That drive to do something hangs over the whole series. It started with the not-so-widowed Georgia (Kate Beckinsale) seeing her husband's orange hat on TV and flying to the DRC to find him. For much of the series, she’s kept to her own limited motivations.
But after Will's revelations in episode 7, these efforts are shredded in front of her. All that work, all that danger, all that death – all, it seems, for nothing. But Georgia needs something else to fix, a new purpose. After her experiences during this span of time, she now wants to solve a bigger puzzle: the Congo.
General Azikiwe (Babs Olusanmokum)
This falls into some dodgy White Saviour territory, which, for a while, The Widow managed to skirt. Georgia's focus was her husband, until she met the child soldier Adidja (Shalom Nyandiko) and felt a responsibility for her.
In episode 8, she wants to help those affected by Flight 19, starting with General Azikiwe (Babs Olusanmokum) and his corruptive influence. She manages to round up the Congolese families of the victims and join together in protest, which they’d given up on doing themselves. It only takes a white Brit to ignite the people and change their difficult predicament, one that's taken 7 episodes to fully explain.

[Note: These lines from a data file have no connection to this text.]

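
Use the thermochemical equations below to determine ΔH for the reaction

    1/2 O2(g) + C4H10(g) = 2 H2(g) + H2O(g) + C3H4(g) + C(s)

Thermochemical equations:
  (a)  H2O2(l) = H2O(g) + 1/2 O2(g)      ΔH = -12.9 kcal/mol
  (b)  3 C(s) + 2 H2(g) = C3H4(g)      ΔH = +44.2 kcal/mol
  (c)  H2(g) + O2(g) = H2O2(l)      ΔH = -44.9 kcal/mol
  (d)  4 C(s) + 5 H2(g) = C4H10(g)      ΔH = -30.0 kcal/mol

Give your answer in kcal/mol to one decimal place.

(a) as written: -12.9 kcal/mol
(b) as written: +44.2 kcal/mol
(c) as written: -44.9 kcal/mol
(d) reversed: +30.0 kcal/mol
Since enthalpy is a state function, ΔH = (-12.9) + (+44.2) + (-44.9) + (+30.0) = 16.4 kcal/mol

ΔH = 16.4 kcal/mol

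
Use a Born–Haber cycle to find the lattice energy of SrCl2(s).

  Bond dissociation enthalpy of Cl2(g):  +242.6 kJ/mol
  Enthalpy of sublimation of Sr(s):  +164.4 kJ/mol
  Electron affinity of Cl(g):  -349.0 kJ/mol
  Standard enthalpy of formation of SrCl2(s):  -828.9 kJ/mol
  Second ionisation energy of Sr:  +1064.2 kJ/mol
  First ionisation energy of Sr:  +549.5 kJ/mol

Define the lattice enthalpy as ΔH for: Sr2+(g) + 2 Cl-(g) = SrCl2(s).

U = -2151.6 kJ/mol

ΔHf° = 1·ΔHsub + 1·(ΣIE) + 1·D(Cl2) + 2·EA + U
-828.9 = 1·(+164.4) + 1·(+1613.7) + 1·(+242.6) + 2·(-349.0) + U
U = -828.9 − (+1322.7) = -2151.6 kJ/mol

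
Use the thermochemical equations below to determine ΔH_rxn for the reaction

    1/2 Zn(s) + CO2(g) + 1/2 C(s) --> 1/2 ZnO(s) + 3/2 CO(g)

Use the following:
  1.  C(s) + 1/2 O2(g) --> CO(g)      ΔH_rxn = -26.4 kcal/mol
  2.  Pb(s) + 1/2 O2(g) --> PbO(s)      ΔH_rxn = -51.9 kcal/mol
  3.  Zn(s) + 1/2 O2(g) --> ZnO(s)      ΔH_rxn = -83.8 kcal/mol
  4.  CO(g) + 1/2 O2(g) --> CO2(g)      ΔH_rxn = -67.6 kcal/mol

eq. 1 × 1/2 (scale by 1/2 for the 1/2 C(s)): (1/2)·(-26.4) = -13.2 kcal/mol
eq. 2: not needed (PbO(s) appears nowhere else).
eq. 3 × 1/2 (scale by 1/2 for the 1/2 ZnO(s)): (1/2)·(-83.8) = -41.9 kcal/mol
eq. 4 reversed (reverse to put CO2(g) on the reactant side): +67.6 kcal/mol
ΔH_rxn = (-13.2) + (-41.9) + (+67.6) = 12.5 kcal/mol

ΔH_rxn = 12.5 kcal/mol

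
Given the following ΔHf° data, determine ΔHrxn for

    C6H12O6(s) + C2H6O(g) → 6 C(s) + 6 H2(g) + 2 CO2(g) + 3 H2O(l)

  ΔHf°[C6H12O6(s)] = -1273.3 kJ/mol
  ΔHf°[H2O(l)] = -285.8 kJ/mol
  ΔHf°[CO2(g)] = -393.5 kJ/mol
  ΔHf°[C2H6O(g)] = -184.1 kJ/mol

Products: 6·(+0.0) + 6·(+0.0) + 2·(-393.5) + 3·(-285.8) = -1644.4
Reactants: 1·(-1273.3) + 1·(-184.1) = -1457.4
ΔHrxn = (-1644.4) − (-1457.4) = -187.0 kJ/mol

ΔHrxn = -187.0 kJ/mol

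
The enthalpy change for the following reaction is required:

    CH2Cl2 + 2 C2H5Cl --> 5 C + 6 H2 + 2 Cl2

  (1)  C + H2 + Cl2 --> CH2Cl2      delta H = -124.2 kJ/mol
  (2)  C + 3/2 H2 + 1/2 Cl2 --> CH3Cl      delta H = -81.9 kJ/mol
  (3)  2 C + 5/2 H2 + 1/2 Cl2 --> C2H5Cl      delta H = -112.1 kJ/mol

delta H = 348.4 kJ/mol

(1) reversed (CH2Cl2 must end up as a reactant): +124.2 kJ/mol
(2): not needed (CH3Cl appears nowhere else).
(3) reversed and × 2 (reverse to put C2H5Cl on the reactant side; ×2 to match 2 C2H5Cl in the target): (-2)·(-112.1) = +224.2 kJ/mol
delta H = (-1)·(-124.2) + (-2)·(-112.1) = 348.4 kJ/mol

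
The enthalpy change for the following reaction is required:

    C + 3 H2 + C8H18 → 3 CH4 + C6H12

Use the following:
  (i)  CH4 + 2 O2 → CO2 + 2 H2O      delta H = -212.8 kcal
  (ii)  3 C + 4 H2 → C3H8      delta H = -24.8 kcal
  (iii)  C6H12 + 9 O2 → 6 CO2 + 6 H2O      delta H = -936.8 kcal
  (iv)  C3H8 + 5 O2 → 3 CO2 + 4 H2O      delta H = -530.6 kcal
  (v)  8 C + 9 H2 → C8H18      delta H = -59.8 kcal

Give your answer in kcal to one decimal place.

(i) reversed and × 3: (-3)·(-212.8) = +638.4 kcal
(ii) × 3: (3)·(-24.8) = -74.4 kcal
(iii) reversed: +936.8 kcal
(iv) × 3: (3)·(-530.6) = -1591.8 kcal
(v) reversed: +59.8 kcal
delta H = (-3)·(-212.8) + (3)·(-24.8) + (-1)·(-936.8) + (3)·(-530.6) + (-1)·(-59.8) = -31.2 kcal

delta H = -31.2 kcal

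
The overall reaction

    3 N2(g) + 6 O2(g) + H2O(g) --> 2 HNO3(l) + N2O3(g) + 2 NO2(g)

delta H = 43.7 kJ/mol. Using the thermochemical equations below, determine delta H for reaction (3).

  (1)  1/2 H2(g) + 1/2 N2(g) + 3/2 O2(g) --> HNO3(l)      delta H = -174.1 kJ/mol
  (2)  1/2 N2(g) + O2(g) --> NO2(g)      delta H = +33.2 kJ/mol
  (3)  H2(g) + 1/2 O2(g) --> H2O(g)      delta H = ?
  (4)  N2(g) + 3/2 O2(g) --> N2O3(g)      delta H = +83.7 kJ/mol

delta H = -241.8 kJ/mol

(1) × 2 (scale by 2 for the 2 HNO3(l)): (2)·(-174.1) = -348.2 kJ/mol
(2) × 2 (×2 to match 2 NO2(g) in the target): (2)·(+33.2) = +66.4 kJ/mol
(3) reversed (H2O(g) must end up as a reactant): contributes −x
(4) as written (N2O3(g) already on the product side): +83.7 kJ/mol
+43.7 = (-348.2) + (+66.4) + (+83.7) − x
x = (+43.7 − (-198.1)) / (-1) = -241.8 kJ/mol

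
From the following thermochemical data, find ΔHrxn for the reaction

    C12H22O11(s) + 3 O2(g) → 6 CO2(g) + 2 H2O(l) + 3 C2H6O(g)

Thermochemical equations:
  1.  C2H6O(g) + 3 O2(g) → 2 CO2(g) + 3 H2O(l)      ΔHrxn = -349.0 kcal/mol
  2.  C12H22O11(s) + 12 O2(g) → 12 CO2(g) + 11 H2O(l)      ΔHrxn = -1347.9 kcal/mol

eq. 1 reversed and × 3: (-3)·(-349.0) = +1047.0 kcal/mol
eq. 2 as written: -1347.9 kcal/mol
Summing the manipulated equations, ΔHrxn = (-3)·(-349.0) + (1)·(-1347.9) = -300.9 kcal/mol

ΔHrxn = -300.9 kcal/mol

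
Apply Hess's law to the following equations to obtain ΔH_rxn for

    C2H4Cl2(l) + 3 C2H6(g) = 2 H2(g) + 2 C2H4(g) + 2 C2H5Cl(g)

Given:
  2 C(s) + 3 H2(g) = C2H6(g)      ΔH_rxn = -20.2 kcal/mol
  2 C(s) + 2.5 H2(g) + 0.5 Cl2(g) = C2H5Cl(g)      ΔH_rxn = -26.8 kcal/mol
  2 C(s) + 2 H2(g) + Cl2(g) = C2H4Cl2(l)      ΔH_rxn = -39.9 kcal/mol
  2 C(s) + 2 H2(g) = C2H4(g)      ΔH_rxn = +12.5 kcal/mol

ΔH_rxn = 71.9 kcal/mol

equation 1 reversed and × 3 (reverse to put C2H6(g) on the reactant side; ×3 to match 3 C2H6(g) in the target): (-3)·(-20.2) = +60.6 kcal/mol
equation 2 × 2 (×2 to match 2 C2H5Cl(g) in the target): (2)·(-26.8) = -53.6 kcal/mol
equation 3 reversed (C2H4Cl2(l) must end up as a reactant): +39.9 kcal/mol
equation 4 × 2 (×2 to match 2 C2H4(g) in the target): (2)·(+12.5) = +25.0 kcal/mol
Since enthalpy is a state function, ΔH_rxn = (-3)·(-20.2) + (2)·(-26.8) + (-1)·(-39.9) + (2)·(+12.5) = 71.9 kcal/mol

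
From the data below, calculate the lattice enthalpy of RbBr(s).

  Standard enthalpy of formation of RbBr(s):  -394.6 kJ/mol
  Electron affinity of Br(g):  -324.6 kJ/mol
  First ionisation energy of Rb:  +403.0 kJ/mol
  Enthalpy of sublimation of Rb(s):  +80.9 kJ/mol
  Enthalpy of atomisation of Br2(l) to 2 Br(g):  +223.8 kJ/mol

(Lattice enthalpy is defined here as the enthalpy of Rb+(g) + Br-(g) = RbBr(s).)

U = -665.8 kJ/mol

ΔHf° = 1·ΔHsub + 1·(ΣIE) + 1/2·D(Br2) + 1·EA + U
-394.6 = 1·(+80.9) + 1·(+403.0) + 1/2·(+223.8) + 1·(-324.6) + U
U = -394.6 − (+271.2) = -665.8 kJ/mol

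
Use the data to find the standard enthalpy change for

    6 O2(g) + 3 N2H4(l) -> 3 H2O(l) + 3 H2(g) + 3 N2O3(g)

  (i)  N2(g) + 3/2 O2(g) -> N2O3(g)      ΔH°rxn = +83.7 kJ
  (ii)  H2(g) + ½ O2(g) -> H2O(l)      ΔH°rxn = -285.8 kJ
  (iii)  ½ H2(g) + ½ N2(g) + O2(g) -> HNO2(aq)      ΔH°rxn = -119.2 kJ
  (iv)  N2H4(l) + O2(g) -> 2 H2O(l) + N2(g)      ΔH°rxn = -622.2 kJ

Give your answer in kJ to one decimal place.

(i) × 3 (×3 to match 3 N2O3(g) in the target): (3)·(+83.7) = +251.1 kJ
(ii) reversed and × 3: (-3)·(-285.8) = +857.4 kJ
(iii): not needed (HNO2(aq) appears nowhere else).
(iv) × 3 (×3 to match 3 N2H4(l) in the target): (3)·(-622.2) = -1866.6 kJ
ΔH°rxn = (+251.1) + (+857.4) + (-1866.6) = -758.1 kJ

ΔH°rxn = -758.1 kJ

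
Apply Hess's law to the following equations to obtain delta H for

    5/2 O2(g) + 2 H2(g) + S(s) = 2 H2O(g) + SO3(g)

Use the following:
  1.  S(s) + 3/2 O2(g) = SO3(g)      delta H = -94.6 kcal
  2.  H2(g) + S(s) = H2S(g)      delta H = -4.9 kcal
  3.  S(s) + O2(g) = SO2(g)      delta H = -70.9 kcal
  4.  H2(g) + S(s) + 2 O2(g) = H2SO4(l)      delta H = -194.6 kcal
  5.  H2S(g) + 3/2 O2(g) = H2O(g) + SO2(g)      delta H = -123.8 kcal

eq. 1 as written: -94.6 kcal
eq. 2 × 2: (2)·(-4.9) = -9.8 kcal
eq. 3 reversed and × 2: (-2)·(-70.9) = +141.8 kcal
eq. 4: not needed.
eq. 5 × 2: (2)·(-123.8) = -247.6 kcal
By Hess's law, delta H = (-94.6) + (-9.8) + (+141.8) + (-247.6) = -210.2 kcal

delta H = -210.2 kcal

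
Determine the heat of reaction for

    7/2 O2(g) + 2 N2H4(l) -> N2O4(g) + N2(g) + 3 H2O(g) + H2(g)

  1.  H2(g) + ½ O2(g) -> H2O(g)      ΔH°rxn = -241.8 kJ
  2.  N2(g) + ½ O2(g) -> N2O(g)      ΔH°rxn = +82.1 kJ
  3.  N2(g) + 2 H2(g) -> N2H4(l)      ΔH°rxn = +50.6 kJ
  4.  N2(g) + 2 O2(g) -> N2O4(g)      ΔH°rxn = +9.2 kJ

ΔH°rxn = -817.4 kJ

eq. 1 × 3: (3)·(-241.8) = -725.4 kJ
eq. 2: not needed.
eq. 3 reversed and × 2: (-2)·(+50.6) = -101.2 kJ
eq. 4 as written: +9.2 kJ
ΔH°rxn = (-725.4) + (-101.2) + (+9.2) = -817.4 kJ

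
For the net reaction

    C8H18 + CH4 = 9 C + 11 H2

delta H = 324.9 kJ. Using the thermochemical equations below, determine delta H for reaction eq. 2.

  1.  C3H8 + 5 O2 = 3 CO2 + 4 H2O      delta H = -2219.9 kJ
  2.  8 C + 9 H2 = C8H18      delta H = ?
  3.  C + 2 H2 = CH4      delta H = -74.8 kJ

eq. 1: not needed (H2O appears nowhere else).
eq. 2 reversed (C8H18 must end up as a reactant): contributes −x
eq. 3 reversed (CH4 must end up as a reactant): +74.8 kJ
+324.9 = (+74.8) − x
x = (+324.9 − (+74.8)) / (-1) = -250.1 kJ

delta H = -250.1 kJ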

Georgia is awkward to watch in these moments, though it’s clear the Williamses don’t think the Western world is a shining example to everyone else – especially when considering this episode's provocative opening. But still, it’s hard to believe the Congo’s problems will be solved by someone who doesn’t even speak the language.
The Widow ends on a forcefully happy note
But The Widow can’t be easily condemned. The Williams' character-work is still unparalleled, the flashbacks impeccably achieved – unfolding like a milieu of emotion and motivation, reaching for people rather than plot. During the last episode, the regular format is subverted – shifting the story into jarring flash-forwards involving a lost dog and a horny Welshman (Gareth David-Jones).
It has a Lost-like structure (there’s even a plane crash), in which the constant reverse and acceleration through time beautifully builds the players in the story. But there’s just a few too many, with forgotten storylines brushed away as if they'd never existed.
The end of The Widow shortchanges the long journey it took to get there. Nobody’s really learned anything, and the series ends on a forcefully happy note. The opening montage clearly wants to show the dreadful world we live in, but the rest of the episode doesn't fulfil that promise. In fact, the finale is slightly tarnished by Georgia’s new sense of purpose. The journey was better than the destination.